On an impulsive faecal-oral model in a moving infected environment
Abstract
This paper develops an impulsive faecal-oral model with free boundary to in order to understand how the exposure to a periodic disinfection and expansion of the infected region together influences the spread of faecal-oral diseases. We first check that this impulsive model has a unique globally nonnegative classical solution. The principal eigenvalues of the corresponding periodic eigenvalue problem at the initial position and infinity are defined as λ1(h0) and λ1(∞), respectively.

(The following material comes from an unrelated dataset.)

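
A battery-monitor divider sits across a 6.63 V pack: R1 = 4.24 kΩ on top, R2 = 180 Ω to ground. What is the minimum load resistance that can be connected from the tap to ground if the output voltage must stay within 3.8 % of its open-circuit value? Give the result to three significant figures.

Output resistance R_th = R1‖R2 = (4240 × 180)/4420 = 172.7 Ω.
The fractional drop is R_th/(R_th + R_L); requiring this ≤ 0.0380 gives R_L ≥ R_th(1/0.0380 − 1) = 172.7 × 25.32 = 4.37 kΩ.

R_L(min) ≈ 4.37 kΩ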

They both depend on the impulse intensity 1-G'(0) and expansion capacities μ1 and μ2. The possible long time dynamical behaviours of the model are next explored in terms of λ1(h0) and λ1(∞): if λ1(∞)≥ 0, then the diseases are vanishing; if λ1(∞)<0 and λ1(h0)≤ 0, then the disease are spreading; if λ1(∞)<0 and λ1(h0)> 0, then for any given μ1, there exists a μ0 such that spreading happens as μ2∈( μ0,+∞), and vanishing happens as μ2∈(0, μ0). Finally, numerical examples are presented to corroborate the correctness of the obtained theoretical findings and to further understand the influence of an impulsive intervention and expansion capacity on the spreading of the diseases. Our results show that both the increase of impulse intensity and the decrease of expansion capacity have a positive contribution to the prevention and control of the diseases.